The key to traditional media conglomerates remaining relevant to consumers and advertisers is distinctive branded content that can be monetized across all interactive platforms. Concerns about advertiser spending may abate as media consumption becomes more non-linear. Although online video is gaining traction faster than streaming audio, it will not have a material impact--only low-single-digit percentages on overall viewing levels, Wienkes says. For instance, YouTube, which has said it places advertising in a mere 3% of its online videos, averages the same number of viewers per minute as a mid-tier cable network such as SoapNet.
Brands, franchises and games (where time spent and revenues are growing faster than for any other media) will be increasingly important. Cable network, online and theatrical end markets should remain stable through 2009, depending on content.

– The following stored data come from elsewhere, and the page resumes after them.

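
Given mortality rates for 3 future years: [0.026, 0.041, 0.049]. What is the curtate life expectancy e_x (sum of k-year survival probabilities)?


e_x = sum_{k=1}^{n} k_p_x
k_p_x values:
  1_p_x = 0.974
  2_p_x = 0.934066
  3_p_x = 0.888297
e_x = 2.7964


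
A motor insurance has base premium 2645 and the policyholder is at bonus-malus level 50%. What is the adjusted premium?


adjusted = base * BM_level / 100
= 2645 * 50 / 100
= 2645 * 0.5
= 1322.5


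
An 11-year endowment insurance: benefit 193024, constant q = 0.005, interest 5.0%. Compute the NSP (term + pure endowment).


Term component = 7838.2848
Pure endowment = 11_p_x * v^11 * benefit = 0.946355 * 0.584679 * 193024 = 106802.8667
NSP = 114641.1515


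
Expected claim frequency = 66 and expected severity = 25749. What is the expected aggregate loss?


E[S] = E[N] * E[X]
= 66 * 25749
= 1.6994e+06


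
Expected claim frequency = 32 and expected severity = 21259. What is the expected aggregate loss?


E[S] = E[N] * E[X]
= 32 * 21259
= 680288


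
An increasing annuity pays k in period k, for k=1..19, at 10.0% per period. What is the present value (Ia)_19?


(Ia)_n = sum_{k=1}^{n} k * v^k, v = 1/(1+i)
v = 0.909091
Sum computed term by term:
(Ia)_19 = 60.9476


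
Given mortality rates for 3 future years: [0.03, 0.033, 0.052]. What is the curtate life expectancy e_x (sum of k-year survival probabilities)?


e_x = sum_{k=1}^{n} k_p_x
k_p_x values:
  1_p_x = 0.97
  2_p_x = 0.93799
  3_p_x = 0.889215
e_x = 2.7972


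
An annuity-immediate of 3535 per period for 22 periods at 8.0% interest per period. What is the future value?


FV = PMT * ((1+i)^n - 1) / i
= 3535 * ((1.08)^22 - 1) / 0.08
= 3535 * (5.43654 - 1) / 0.08
= 196039.6295


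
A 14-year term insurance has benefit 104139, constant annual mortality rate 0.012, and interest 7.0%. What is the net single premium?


NSP = benefit * sum_{k=0}^{n-1} k_p_x * q * v^(k+1)
With constant q=0.012, v=0.934579
Sum = 0.098413
NSP = 104139 * 0.098413
= 10248.6518


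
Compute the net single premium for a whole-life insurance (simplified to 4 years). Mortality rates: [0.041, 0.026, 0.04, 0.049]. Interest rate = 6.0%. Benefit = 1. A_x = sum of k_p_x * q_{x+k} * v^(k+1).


v = 0.943396
Year 0: k_p_x=1.0, q=0.041, term=0.038679
Year 1: k_p_x=0.959, q=0.026, term=0.022191
Year 2: k_p_x=0.934066, q=0.04, term=0.03137
Year 3: k_p_x=0.896703, q=0.049, term=0.034803
A_x = 0.127


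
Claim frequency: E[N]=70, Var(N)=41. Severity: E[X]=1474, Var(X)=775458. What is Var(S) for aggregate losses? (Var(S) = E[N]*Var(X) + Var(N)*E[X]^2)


Var(S) = E[N]*Var(X) + Var(N)*E[X]^2
= 70*775458 + 41*1474^2
= 54282060 + 89079716
= 1.4336e+08


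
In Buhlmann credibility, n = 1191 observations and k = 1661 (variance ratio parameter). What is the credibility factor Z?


Z = n / (n + k)
= 1191 / (1191 + 1661)
= 1191 / 2852
= 0.4176


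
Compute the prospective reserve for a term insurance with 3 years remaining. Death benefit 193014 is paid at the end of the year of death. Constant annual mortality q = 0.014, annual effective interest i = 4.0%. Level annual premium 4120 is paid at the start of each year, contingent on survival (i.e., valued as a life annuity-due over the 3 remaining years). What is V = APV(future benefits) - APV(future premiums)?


v = 1/(1+i) = 0.961538
APV(future benefits) per unit = sum_{k=0}^{2} k_p_x * q * v^(k+1) = 0.038324
APV(future benefits) = 193014 * 0.038324 = 7397.0713
Life annuity-due factor ä_{x:3} = sum_{k=0}^{2} k_p_x * v^k = 2.846927
APV(future premiums) = 4120 * 2.846927 = 11729.3383
V = 7397.0713 - 11729.3383
= -4332.267


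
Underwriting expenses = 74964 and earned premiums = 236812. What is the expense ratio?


Expense ratio = expenses / premiums
= 74964 / 236812
= 0.3166


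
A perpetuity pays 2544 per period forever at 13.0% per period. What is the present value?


PV = PMT / i
= 2544 / 0.13
= 19569.2308


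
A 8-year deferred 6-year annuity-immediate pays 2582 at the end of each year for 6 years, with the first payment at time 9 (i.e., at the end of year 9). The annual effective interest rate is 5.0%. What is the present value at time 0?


PV at time 8 of the 6-year annuity-immediate:
a_n = 2582 * (1-(1+0.05)^(-6))/0.05 = 13105.4369
Discount back 8 years to time 0:
PV = 13105.4369 * (1+0.05)^(-8)
= 13105.4369 * 0.676839
= 8870.2756


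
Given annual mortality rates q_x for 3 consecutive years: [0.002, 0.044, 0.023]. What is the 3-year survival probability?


p_k = 1 - q_k for each year
Survival = product of (1 - q_k)
= 0.998 * 0.956 * 0.977
= 0.9321


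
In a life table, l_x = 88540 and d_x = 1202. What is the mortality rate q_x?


q_x = d_x / l_x
= 1202 / 88540
= 0.0136


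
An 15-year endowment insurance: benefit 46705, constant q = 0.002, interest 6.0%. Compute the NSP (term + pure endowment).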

About half of big media revenues are skewed toward content, which is supported by consumer discretionary spending and by industry licensing fees, except for CBS, which is 70% dependent on advertising.
With only about 5% of big media revenues being generated online, the only meaningful immediate offset is return on invested capital in which Viacom leads in with 12% in 2008--four times better than CBS and three times better than Time Warner. That said, the media companies' merger and acquisition activity will continue to move from binge to purge, despite uncertain valuations. However, buyers eventually will pay premiums for companies such as Viacom, which offer double-digit earnings per share growth, the highest returns on investment and minimal secular challenge versus low-growth, low ROI and advertising-dependent CBS. Overall, large-cap media is trading at a 38% discount to the S&P 500 and faces more weakness.
The good news is there are as many diverse factors that can bolster as can pummel big media over the next 18 months. Advertisers will continue to follow consumers and shift to interactive promotional spending, sponsorships, product placement and branded entertainment. They will embrace more measurable and targeted interactive media in what Wienkes forecasts as " a slow and measured transition."
Traditional media will be reinforced by four stable factors: 1. The intrinsic scarcity value of mass media and free media is entrenched in many consumers' lives. 2. Traditional media will likely continue to control the best mass content regardless of platforms or device. 3. Not all news media will be ad-friendly. 4. The power of brands will continue to prevail against online search gaining share of transactional advertising. Those aren't terrible odds.